Justice in the Modern Criminal Justice System

            The major objective of the modern criminal justice system is to uphold social order, prevent crime, and sanction offenders of laws with punishments and rehabilitation. The system is divided into three parts namely law enforcement consisting of the police, courts for adjudication, and correction centers like prisons, probation, and parole programs. These agencies work under the guidelines provided by the rule of law. It can therefore be accurately stated that criminal justice systems are concerned with determining and dispensing justice. However, the complexities involved in determining the parameters of justice dispensation make it difficult to ascertain whether criminal justice agencies are actually just in their operations. Justice in this field is defined as the application of the law of the land equally to all citizens without regard to their social, economic, and political status or discrepancy. This definition is however limited to application of the law and does not concern itself with the moral justification of the law being applied. The system is subject to a code of laws that it applies equally to all. The law itself could be lacking in fairness by, for example, discriminating against a member or members of the society but the definition of fairness by the system still remains intact when the discriminative law is equally applied to all. Principles of justice are thus hardly a concern of criminal justice agencies. Therefore when security is taken to involve wider values like freedom, welfare, and equality, criminal justice agencies can not be depended on to provide security. Security is provided for by the law (Morton, 2000, p. 54).

Conclusion

            Rawls’ principles of justice equate justice to fairness in every social, economic, and political aspect. To be just is to be fair. The fairness of a system an evaluation of its discretionary powers determine an only. Fair procedures in criminal justice systems are important because they give legitimacy to decisions reached and determine whether the citizens will accept these decisions or not. Fair procedures in the criminal justice systems should be maintained in all forms of legal proceedings. Above all, rules and laws should be just and impartial because all other pursuits of justice are hinged on fairness within the laws.  

References

Daniels N. (2003). Democratic Equality: Rawls’ Complex Egalitarianism. In Freeman S (Ed.),     The Cambridge Companion to Rawls. Oxford, UK: Blackwell Pub. p. 241-276.

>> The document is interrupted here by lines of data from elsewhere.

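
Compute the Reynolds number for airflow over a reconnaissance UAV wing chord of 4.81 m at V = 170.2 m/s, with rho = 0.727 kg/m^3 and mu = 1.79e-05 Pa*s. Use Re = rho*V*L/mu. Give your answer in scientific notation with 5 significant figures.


Step 1: Numerator = rho * V * L = 0.727 * 170.2 * 4.81 = 595.167274
Step 2: Re = 595.167274 / 1.79e-05
Step 3: Re = 3.3250e+07

3.3250e+07


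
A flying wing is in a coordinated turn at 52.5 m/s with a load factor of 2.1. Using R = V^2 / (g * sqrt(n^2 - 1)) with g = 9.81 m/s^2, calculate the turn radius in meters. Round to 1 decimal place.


Step 1: V^2 = 52.5^2 = 2756.25
Step 2: n^2 - 1 = 2.1^2 - 1 = 3.41
Step 3: sqrt(3.41) = 1.846619
Step 4: R = 2756.25 / (9.81 * 1.846619) = 152.2 m

152.2


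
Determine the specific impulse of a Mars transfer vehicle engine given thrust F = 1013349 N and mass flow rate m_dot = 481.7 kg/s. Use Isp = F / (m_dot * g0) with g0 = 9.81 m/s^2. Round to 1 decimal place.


Step 1: m_dot * g0 = 481.7 * 9.81 = 4725.48
Step 2: Isp = 1013349 / 4725.48 = 214.4 s

214.4


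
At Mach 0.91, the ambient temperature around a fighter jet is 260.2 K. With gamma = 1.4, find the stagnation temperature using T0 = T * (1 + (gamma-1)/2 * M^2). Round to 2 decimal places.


Step 1: (gamma-1)/2 = 0.2
Step 2: M^2 = 0.8281
Step 3: 1 + 0.2 * 0.8281 = 1.16562
Step 4: T0 = 260.2 * 1.16562 = 303.29 K

303.29


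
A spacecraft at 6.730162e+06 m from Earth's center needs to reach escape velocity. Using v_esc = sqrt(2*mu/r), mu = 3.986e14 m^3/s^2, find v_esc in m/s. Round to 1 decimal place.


Step 1: 2*mu/r = 2 * 3.986e14 / 6.730162e+06 = 118451829.2427
Step 2: v_esc = sqrt(118451829.2427) = 10883.6 m/s

10883.6


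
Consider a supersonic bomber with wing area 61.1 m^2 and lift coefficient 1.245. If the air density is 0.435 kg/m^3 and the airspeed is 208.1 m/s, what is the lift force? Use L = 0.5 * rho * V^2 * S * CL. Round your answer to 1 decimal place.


Step 1: Calculate dynamic pressure q = 0.5 * 0.435 * 208.1^2 = 0.5 * 0.435 * 43305.61 = 9418.9702 Pa
Step 2: Multiply by wing area and lift coefficient: L = 9418.9702 * 61.1 * 1.245
Step 3: L = 575499.0777 * 1.245 = 716496.4 N

716496.4


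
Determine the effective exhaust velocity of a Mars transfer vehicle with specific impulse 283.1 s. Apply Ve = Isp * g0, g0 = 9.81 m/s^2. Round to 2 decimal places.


Step 1: Ve = Isp * g0 = 283.1 * 9.81
Step 2: Ve = 2777.21 m/s

2777.21


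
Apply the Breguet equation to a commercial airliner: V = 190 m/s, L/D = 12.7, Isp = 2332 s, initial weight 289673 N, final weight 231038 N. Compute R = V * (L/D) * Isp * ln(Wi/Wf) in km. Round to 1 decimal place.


Step 1: Coefficient = V * (L/D) * Isp = 190 * 12.7 * 2332 = 5627116.0 m
Step 2: Wi/Wf = 289673 / 231038 = 1.253789
Step 3: ln(1.253789) = 0.226171
Step 4: R = 5627116.0 * 0.226171 = 1272687.6 m = 1272.7 km

1272.7


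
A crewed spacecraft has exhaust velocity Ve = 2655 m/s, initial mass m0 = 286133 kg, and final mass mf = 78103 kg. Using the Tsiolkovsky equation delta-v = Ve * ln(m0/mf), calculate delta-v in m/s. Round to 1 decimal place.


Step 1: Mass ratio m0/mf = 286133 / 78103 = 3.663534
Step 2: ln(3.663534) = 1.298428
Step 3: delta-v = 2655 * 1.298428 = 3447.3 m/s

3447.3


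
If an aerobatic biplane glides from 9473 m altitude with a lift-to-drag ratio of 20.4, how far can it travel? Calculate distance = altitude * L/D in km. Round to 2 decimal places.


Step 1: Glide distance = altitude * L/D = 9473 * 20.4 = 193249.2 m
Step 2: Convert to km: 193249.2 / 1000 = 193.25 km

193.25


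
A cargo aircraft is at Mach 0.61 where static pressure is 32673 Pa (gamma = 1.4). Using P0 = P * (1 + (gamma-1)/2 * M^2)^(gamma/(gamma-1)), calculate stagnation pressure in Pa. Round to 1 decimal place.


Step 1: (gamma-1)/2 * M^2 = 0.2 * 0.3721 = 0.07442
Step 2: 1 + 0.07442 = 1.07442
Step 3: Exponent gamma/(gamma-1) = 3.5
Step 4: P0 = 32673 * 1.07442^3.5 = 42004.7 Pa

42004.7


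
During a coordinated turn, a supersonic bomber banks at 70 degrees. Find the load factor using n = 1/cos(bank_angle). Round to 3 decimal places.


Step 1: Convert 70 degrees to radians = 1.22173
Step 2: cos(70 deg) = 0.34202
Step 3: n = 1 / 0.34202 = 2.924

2.924


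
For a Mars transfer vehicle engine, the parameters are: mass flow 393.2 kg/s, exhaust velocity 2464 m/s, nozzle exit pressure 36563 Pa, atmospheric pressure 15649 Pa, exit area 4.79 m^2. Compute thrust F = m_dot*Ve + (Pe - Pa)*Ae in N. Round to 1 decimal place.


Step 1: Momentum thrust = m_dot * Ve = 393.2 * 2464 = 968844.8 N
Step 2: Pressure thrust = (Pe - Pa) * Ae = (36563 - 15649) * 4.79 = 100178.06 N
Step 3: Total thrust F = 968844.8 + 100178.06 = 1069022.9 N

1069022.9


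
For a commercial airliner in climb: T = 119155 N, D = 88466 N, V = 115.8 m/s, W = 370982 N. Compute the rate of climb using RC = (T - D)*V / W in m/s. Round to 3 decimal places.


Step 1: Excess thrust = T - D = 119155 - 88466 = 30689 N
Step 2: Excess power = 30689 * 115.8 = 3553786.2 W
Step 3: RC = 3553786.2 / 370982 = 9.579 m/s

9.579


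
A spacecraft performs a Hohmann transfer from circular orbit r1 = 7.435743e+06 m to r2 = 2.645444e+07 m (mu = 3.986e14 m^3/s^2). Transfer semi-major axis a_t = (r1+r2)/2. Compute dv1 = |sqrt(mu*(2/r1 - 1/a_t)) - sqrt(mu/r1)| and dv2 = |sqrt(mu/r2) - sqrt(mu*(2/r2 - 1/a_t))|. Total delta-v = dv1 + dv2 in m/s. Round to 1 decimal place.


Step 1: Transfer semi-major axis a_t = (7.435743e+06 + 2.645444e+07) / 2 = 1.694509e+07 m
Step 2: v1 (circular at r1) = sqrt(mu/r1) = 7321.61 m/s
Step 3: v_t1 = sqrt(mu*(2/r1 - 1/a_t)) = 9148.16 m/s
Step 4: dv1 = |9148.16 - 7321.61| = 1826.55 m/s
Step 5: v2 (circular at r2) = 3881.68 m/s, v_t2 = 2571.34 m/s
Step 6: dv2 = |3881.68 - 2571.34| = 1310.34 m/s
Step 7: Total delta-v = 1826.55 + 1310.34 = 3136.9 m/s

3136.9


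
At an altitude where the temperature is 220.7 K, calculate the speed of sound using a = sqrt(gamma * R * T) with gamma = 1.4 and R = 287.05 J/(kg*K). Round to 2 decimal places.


Step 1: gamma * R * T = 1.4 * 287.05 * 220.7 = 88692.709
Step 2: a = sqrt(88692.709) = 297.81 m/s

297.81


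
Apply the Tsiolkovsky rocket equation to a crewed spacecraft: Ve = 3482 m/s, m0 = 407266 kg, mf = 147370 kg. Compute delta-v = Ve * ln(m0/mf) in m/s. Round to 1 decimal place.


Step 1: Mass ratio m0/mf = 407266 / 147370 = 2.763561
Step 2: ln(2.763561) = 1.01652
Step 3: delta-v = 3482 * 1.01652 = 3539.5 m/s

3539.5


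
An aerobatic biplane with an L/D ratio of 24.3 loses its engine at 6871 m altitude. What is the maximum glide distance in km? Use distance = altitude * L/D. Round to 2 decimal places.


Step 1: Glide distance = altitude * L/D = 6871 * 24.3 = 166965.3 m
Step 2: Convert to km: 166965.3 / 1000 = 166.97 km

166.97


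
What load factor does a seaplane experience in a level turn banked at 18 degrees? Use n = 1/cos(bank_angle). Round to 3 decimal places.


Step 1: Convert 18 degrees to radians = 0.314159
Step 2: cos(18 deg) = 0.951057
Step 3: n = 1 / 0.951057 = 1.051

1.051


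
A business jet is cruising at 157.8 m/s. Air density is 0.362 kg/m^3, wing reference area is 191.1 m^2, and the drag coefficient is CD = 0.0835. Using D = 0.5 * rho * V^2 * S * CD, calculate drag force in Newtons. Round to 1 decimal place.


Step 1: Dynamic pressure q = 0.5 * 0.362 * 157.8^2 = 4507.052 Pa
Step 2: Drag D = q * S * CD = 4507.052 * 191.1 * 0.0835
Step 3: D = 71918.4 N

71918.4


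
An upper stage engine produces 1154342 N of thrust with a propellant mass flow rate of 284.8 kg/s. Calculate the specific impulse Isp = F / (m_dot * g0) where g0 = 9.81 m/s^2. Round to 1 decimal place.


Step 1: m_dot * g0 = 284.8 * 9.81 = 2793.89
Step 2: Isp = 1154342 / 2793.89 = 413.2 s

413.2


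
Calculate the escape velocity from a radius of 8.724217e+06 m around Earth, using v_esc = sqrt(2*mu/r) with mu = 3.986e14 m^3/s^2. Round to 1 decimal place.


Step 1: 2*mu/r = 2 * 3.986e14 / 8.724217e+06 = 91377827.9472
Step 2: v_esc = sqrt(91377827.9472) = 9559.2 m/s

9559.2


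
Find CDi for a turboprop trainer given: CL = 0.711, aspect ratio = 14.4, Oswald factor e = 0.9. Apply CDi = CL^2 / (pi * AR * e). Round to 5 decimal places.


Step 1: CL^2 = 0.711^2 = 0.505521
Step 2: pi * AR * e = 3.14159 * 14.4 * 0.9 = 40.715041
Step 3: CDi = 0.505521 / 40.715041 = 0.01242

0.01242


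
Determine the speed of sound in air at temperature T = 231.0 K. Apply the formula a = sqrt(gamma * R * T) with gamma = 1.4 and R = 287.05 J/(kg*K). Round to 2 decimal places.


Step 1: gamma * R * T = 1.4 * 287.05 * 231.0 = 92831.97
Step 2: a = sqrt(92831.97) = 304.68 m/s

304.68


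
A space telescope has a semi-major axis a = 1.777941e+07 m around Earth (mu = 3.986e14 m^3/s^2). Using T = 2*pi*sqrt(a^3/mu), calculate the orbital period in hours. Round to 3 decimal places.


Step 1: a^3 / mu = 5.620203e+21 / 3.986e14 = 1.409986e+07
Step 2: sqrt(1.409986e+07) = 3754.9778 s
Step 3: T = 2*pi * 3754.9778 = 23593.22 s
Step 4: T in hours = 23593.22 / 3600 = 6.554 hours

6.554


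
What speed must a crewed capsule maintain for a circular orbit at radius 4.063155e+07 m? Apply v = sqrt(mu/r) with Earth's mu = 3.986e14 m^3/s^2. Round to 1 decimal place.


Step 1: mu / r = 3.986e14 / 4.063155e+07 = 9810110.616
Step 2: v = sqrt(9810110.616) = 3132.1 m/s

3132.1


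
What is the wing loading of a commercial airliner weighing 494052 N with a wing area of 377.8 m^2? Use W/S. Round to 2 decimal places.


Step 1: Wing loading = W / S = 494052 / 377.8
Step 2: Wing loading = 1307.71 N/m^2

1307.71


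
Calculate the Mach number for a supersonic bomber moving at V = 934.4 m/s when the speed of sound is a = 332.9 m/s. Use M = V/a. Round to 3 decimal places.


Step 1: M = V / a = 934.4 / 332.9
Step 2: M = 2.807

2.807


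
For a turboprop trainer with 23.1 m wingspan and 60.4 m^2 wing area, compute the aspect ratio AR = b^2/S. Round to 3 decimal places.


Step 1: b^2 = 23.1^2 = 533.61
Step 2: AR = 533.61 / 60.4 = 8.835

8.835


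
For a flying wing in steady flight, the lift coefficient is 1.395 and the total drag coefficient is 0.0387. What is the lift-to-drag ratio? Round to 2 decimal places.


Step 1: L/D = CL / CD = 1.395 / 0.0387
Step 2: L/D = 36.05

36.05


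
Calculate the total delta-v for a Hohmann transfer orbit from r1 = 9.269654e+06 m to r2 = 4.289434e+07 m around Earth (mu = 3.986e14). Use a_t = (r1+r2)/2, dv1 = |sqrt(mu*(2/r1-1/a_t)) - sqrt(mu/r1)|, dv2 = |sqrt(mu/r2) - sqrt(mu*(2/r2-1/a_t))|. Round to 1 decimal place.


Step 1: Transfer semi-major axis a_t = (9.269654e+06 + 4.289434e+07) / 2 = 2.608200e+07 m
Step 2: v1 (circular at r1) = sqrt(mu/r1) = 6557.48 m/s
Step 3: v_t1 = sqrt(mu*(2/r1 - 1/a_t)) = 8409.43 m/s
Step 4: dv1 = |8409.43 - 6557.48| = 1851.95 m/s
Step 5: v2 (circular at r2) = 3048.38 m/s, v_t2 = 1817.31 m/s
Step 6: dv2 = |3048.38 - 1817.31| = 1231.06 m/s
Step 7: Total delta-v = 1851.95 + 1231.06 = 3083.0 m/s

3083.0


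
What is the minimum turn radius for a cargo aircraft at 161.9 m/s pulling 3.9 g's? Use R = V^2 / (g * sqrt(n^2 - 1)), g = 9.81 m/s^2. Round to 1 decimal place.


Step 1: V^2 = 161.9^2 = 26211.61
Step 2: n^2 - 1 = 3.9^2 - 1 = 14.21
Step 3: sqrt(14.21) = 3.769615
Step 4: R = 26211.61 / (9.81 * 3.769615) = 708.8 m

708.8


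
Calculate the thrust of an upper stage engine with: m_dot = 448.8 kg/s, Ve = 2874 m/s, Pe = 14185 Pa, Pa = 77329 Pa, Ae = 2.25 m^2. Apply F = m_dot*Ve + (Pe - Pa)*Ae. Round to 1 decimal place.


Step 1: Momentum thrust = m_dot * Ve = 448.8 * 2874 = 1289851.2 N
Step 2: Pressure thrust = (Pe - Pa) * Ae = (14185 - 77329) * 2.25 = -142074.00 N
Step 3: Total thrust F = 1289851.2 + -142074.00 = 1147777.2 N

1147777.2


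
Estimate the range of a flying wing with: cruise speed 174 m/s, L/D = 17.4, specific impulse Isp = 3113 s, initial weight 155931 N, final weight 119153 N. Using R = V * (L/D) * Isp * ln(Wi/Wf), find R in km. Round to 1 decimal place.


Step 1: Coefficient = V * (L/D) * Isp = 174 * 17.4 * 3113 = 9424918.8 m
Step 2: Wi/Wf = 155931 / 119153 = 1.308662
Step 3: ln(1.308662) = 0.269005
Step 4: R = 9424918.8 * 0.269005 = 2535352.4 m = 2535.4 km

2535.4


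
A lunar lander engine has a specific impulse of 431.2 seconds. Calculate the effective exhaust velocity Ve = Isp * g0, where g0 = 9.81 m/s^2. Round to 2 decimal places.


Step 1: Ve = Isp * g0 = 431.2 * 9.81
Step 2: Ve = 4230.07 m/s

4230.07


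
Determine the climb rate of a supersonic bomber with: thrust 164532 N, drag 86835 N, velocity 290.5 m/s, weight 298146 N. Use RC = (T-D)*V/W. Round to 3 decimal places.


Step 1: Excess thrust = T - D = 164532 - 86835 = 77697 N
Step 2: Excess power = 77697 * 290.5 = 22570978.5 W
Step 3: RC = 22570978.5 / 298146 = 75.704 m/s

75.704


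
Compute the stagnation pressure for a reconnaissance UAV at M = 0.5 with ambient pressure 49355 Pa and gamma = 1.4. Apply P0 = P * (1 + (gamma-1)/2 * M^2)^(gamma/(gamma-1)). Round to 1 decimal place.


Step 1: (gamma-1)/2 * M^2 = 0.2 * 0.25 = 0.05
Step 2: 1 + 0.05 = 1.05
Step 3: Exponent gamma/(gamma-1) = 3.5
Step 4: P0 = 49355 * 1.05^3.5 = 58545.5 Pa

58545.5


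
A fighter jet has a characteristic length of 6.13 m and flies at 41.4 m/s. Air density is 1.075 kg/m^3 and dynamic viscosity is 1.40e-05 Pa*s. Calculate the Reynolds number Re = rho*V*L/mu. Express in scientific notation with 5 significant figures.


Step 1: Numerator = rho * V * L = 1.075 * 41.4 * 6.13 = 272.81565
Step 2: Re = 272.81565 / 1.40e-05
Step 3: Re = 1.9487e+07

1.9487e+07


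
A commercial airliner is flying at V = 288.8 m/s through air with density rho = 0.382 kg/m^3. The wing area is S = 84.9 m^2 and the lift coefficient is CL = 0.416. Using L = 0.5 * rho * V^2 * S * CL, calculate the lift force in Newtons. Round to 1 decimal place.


Step 1: Calculate dynamic pressure q = 0.5 * 0.382 * 288.8^2 = 0.5 * 0.382 * 83405.44 = 15930.439 Pa
Step 2: Multiply by wing area and lift coefficient: L = 15930.439 * 84.9 * 0.416
Step 3: L = 1352494.2745 * 0.416 = 562637.6 N

562637.6


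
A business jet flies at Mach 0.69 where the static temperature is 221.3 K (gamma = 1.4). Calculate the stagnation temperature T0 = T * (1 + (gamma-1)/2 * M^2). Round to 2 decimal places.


Step 1: (gamma-1)/2 = 0.2
Step 2: M^2 = 0.4761
Step 3: 1 + 0.2 * 0.4761 = 1.09522
Step 4: T0 = 221.3 * 1.09522 = 242.37 K

242.37


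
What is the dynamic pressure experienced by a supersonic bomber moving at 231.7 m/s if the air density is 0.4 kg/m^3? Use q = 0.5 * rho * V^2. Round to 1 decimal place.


Step 1: V^2 = 231.7^2 = 53684.89
Step 2: q = 0.5 * 0.4 * 53684.89
Step 3: q = 10737.0 Pa

10737.0


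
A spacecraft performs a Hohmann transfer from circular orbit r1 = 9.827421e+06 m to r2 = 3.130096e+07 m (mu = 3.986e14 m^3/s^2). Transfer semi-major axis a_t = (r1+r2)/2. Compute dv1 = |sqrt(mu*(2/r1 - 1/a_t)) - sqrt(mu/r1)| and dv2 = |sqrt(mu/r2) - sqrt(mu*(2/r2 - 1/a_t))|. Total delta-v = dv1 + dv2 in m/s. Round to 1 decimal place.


Step 1: Transfer semi-major axis a_t = (9.827421e+06 + 3.130096e+07) / 2 = 2.056419e+07 m
Step 2: v1 (circular at r1) = sqrt(mu/r1) = 6368.67 m/s
Step 3: v_t1 = sqrt(mu*(2/r1 - 1/a_t)) = 7857.27 m/s
Step 4: dv1 = |7857.27 - 6368.67| = 1488.6 m/s
Step 5: v2 (circular at r2) = 3568.53 m/s, v_t2 = 2466.91 m/s
Step 6: dv2 = |3568.53 - 2466.91| = 1101.62 m/s
Step 7: Total delta-v = 1488.6 + 1101.62 = 2590.2 m/s

2590.2


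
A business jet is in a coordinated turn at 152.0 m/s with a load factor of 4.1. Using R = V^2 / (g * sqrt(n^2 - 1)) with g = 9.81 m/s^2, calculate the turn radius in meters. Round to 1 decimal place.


Step 1: V^2 = 152.0^2 = 23104.0
Step 2: n^2 - 1 = 4.1^2 - 1 = 15.81
Step 3: sqrt(15.81) = 3.976179
Step 4: R = 23104.0 / (9.81 * 3.976179) = 592.3 m

592.3


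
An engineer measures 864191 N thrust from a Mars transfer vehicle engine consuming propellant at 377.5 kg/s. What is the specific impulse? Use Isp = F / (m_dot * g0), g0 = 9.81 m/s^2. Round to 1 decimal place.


Step 1: m_dot * g0 = 377.5 * 9.81 = 3703.28
Step 2: Isp = 864191 / 3703.28 = 233.4 s

233.4


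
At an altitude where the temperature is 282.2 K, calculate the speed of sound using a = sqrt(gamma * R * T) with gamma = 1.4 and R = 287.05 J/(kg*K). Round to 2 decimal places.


Step 1: gamma * R * T = 1.4 * 287.05 * 282.2 = 113407.714
Step 2: a = sqrt(113407.714) = 336.76 m/s

336.76


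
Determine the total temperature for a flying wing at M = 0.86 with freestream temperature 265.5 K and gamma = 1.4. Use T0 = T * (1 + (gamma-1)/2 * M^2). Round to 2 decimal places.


Step 1: (gamma-1)/2 = 0.2
Step 2: M^2 = 0.7396
Step 3: 1 + 0.2 * 0.7396 = 1.14792
Step 4: T0 = 265.5 * 1.14792 = 304.77 K

304.77


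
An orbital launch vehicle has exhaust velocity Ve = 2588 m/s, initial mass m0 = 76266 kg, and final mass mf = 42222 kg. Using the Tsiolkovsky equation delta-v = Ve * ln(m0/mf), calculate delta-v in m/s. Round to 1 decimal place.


Step 1: Mass ratio m0/mf = 76266 / 42222 = 1.80631
Step 2: ln(1.80631) = 0.591286
Step 3: delta-v = 2588 * 0.591286 = 1530.2 m/s

1530.2


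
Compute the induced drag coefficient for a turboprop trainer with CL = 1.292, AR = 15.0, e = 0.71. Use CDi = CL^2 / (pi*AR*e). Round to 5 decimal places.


Step 1: CL^2 = 1.292^2 = 1.669264
Step 2: pi * AR * e = 3.14159 * 15.0 * 0.71 = 33.457962
Step 3: CDi = 1.669264 / 33.457962 = 0.04989

0.04989


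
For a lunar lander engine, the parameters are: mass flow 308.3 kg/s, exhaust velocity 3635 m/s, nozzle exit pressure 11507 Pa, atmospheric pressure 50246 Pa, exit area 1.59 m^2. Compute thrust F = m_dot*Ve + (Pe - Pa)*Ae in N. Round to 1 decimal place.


Step 1: Momentum thrust = m_dot * Ve = 308.3 * 3635 = 1120670.5 N
Step 2: Pressure thrust = (Pe - Pa) * Ae = (11507 - 50246) * 1.59 = -61595.01 N
Step 3: Total thrust F = 1120670.5 + -61595.01 = 1059075.5 N

1059075.5


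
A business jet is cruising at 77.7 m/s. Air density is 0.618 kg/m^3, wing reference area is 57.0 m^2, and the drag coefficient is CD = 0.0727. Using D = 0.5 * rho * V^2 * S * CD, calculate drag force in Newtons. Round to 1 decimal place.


Step 1: Dynamic pressure q = 0.5 * 0.618 * 77.7^2 = 1865.5226 Pa
Step 2: Drag D = q * S * CD = 1865.5226 * 57.0 * 0.0727
Step 3: D = 7730.5 N

7730.5


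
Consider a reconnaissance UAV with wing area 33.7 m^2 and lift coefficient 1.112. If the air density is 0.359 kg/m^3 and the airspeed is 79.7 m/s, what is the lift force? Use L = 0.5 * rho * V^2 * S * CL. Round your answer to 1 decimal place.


Step 1: Calculate dynamic pressure q = 0.5 * 0.359 * 79.7^2 = 0.5 * 0.359 * 6352.09 = 1140.2002 Pa
Step 2: Multiply by wing area and lift coefficient: L = 1140.2002 * 33.7 * 1.112
Step 3: L = 38424.7452 * 1.112 = 42728.3 N

42728.3


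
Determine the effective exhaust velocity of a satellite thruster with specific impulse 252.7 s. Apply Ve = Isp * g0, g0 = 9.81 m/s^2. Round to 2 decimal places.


Step 1: Ve = Isp * g0 = 252.7 * 9.81
Step 2: Ve = 2478.99 m/s

2478.99


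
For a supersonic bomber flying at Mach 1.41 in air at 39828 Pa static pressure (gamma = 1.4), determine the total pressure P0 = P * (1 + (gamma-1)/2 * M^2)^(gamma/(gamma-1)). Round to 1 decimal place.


Step 1: (gamma-1)/2 * M^2 = 0.2 * 1.9881 = 0.39762
Step 2: 1 + 0.39762 = 1.39762
Step 3: Exponent gamma/(gamma-1) = 3.5
Step 4: P0 = 39828 * 1.39762^3.5 = 128543.6 Pa

128543.6


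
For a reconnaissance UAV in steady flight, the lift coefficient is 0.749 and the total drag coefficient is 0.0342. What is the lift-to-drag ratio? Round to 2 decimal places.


Step 1: L/D = CL / CD = 0.749 / 0.0342
Step 2: L/D = 21.90

21.90


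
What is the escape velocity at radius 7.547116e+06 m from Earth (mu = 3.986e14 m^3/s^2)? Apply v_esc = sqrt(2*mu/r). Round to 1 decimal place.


Step 1: 2*mu/r = 2 * 3.986e14 / 7.547116e+06 = 105629753.1401
Step 2: v_esc = sqrt(105629753.1401) = 10277.6 m/s

10277.6


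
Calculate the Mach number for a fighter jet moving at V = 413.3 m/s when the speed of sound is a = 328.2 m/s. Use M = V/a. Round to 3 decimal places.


Step 1: M = V / a = 413.3 / 328.2
Step 2: M = 1.259

1.259


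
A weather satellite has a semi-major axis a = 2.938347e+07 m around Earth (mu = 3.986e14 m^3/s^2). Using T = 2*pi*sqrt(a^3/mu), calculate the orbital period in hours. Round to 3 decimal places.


Step 1: a^3 / mu = 2.536934e+22 / 3.986e14 = 6.364612e+07
Step 2: sqrt(6.364612e+07) = 7977.852 s
Step 3: T = 2*pi * 7977.852 = 50126.32 s
Step 4: T in hours = 50126.32 / 3600 = 13.924 hours

13.924


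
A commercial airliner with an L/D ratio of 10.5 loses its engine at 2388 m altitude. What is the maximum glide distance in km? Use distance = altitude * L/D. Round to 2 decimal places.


Step 1: Glide distance = altitude * L/D = 2388 * 10.5 = 25074.0 m
Step 2: Convert to km: 25074.0 / 1000 = 25.07 km

25.07


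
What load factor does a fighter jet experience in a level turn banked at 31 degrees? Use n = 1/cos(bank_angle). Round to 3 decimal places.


Step 1: Convert 31 degrees to radians = 0.541052
Step 2: cos(31 deg) = 0.857167
Step 3: n = 1 / 0.857167 = 1.167

1.167


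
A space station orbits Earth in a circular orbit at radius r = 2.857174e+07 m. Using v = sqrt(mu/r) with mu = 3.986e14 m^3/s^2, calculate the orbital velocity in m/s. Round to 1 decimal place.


Step 1: mu / r = 3.986e14 / 2.857174e+07 = 13950847.9358
Step 2: v = sqrt(13950847.9358) = 3735.1 m/s

3735.1


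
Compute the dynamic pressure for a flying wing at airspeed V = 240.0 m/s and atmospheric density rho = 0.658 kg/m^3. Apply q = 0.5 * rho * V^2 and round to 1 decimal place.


Step 1: V^2 = 240.0^2 = 57600.0
Step 2: q = 0.5 * 0.658 * 57600.0
Step 3: q = 18950.4 Pa

18950.4


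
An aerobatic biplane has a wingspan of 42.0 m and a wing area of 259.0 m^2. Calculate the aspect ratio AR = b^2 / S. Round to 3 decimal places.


Step 1: b^2 = 42.0^2 = 1764.0
Step 2: AR = 1764.0 / 259.0 = 6.811

6.811


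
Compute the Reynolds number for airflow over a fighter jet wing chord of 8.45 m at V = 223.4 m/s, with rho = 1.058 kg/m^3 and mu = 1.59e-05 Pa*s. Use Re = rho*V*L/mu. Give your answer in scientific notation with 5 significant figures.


Step 1: Numerator = rho * V * L = 1.058 * 223.4 * 8.45 = 1997.21834
Step 2: Re = 1997.21834 / 1.59e-05
Step 3: Re = 1.2561e+08

1.2561e+08


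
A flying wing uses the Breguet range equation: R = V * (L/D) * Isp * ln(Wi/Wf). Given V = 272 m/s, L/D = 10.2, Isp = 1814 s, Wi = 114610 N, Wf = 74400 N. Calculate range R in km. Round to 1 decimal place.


Step 1: Coefficient = V * (L/D) * Isp = 272 * 10.2 * 1814 = 5032761.6 m
Step 2: Wi/Wf = 114610 / 74400 = 1.540457
Step 3: ln(1.540457) = 0.432079
Step 4: R = 5032761.6 * 0.432079 = 2174551.2 m = 2174.6 km

2174.6


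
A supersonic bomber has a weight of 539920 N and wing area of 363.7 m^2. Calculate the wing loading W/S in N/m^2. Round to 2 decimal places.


Step 1: Wing loading = W / S = 539920 / 363.7
Step 2: Wing loading = 1484.52 N/m^2

1484.52


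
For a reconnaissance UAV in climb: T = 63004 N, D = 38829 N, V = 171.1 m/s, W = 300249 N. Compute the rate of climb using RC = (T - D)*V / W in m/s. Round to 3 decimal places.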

Morton, D. (2000). Justice and conflict. In Morton Deutsch and Peter Coleman (Ed.).The Handbook of Conflict Resolution: Theory and Practice. San Francisco: Jossey-Bass        Publishers, Inc., p. 54.

Rawls, J. (1971). A Theory of Justice. Cambridge, MA: Harvard University Press.

Tyler, T. & Belliveau, M. (1995).  Tradeoffs in Justice Principles: Definitions of Fairness. In       Barbara B. Bunker and Jeffrey Z. Rubin (Eds.).  Conflict, Cooperation, and Justice. San         Francisco: Jossey-Bass Inc. Publishers, p. 291.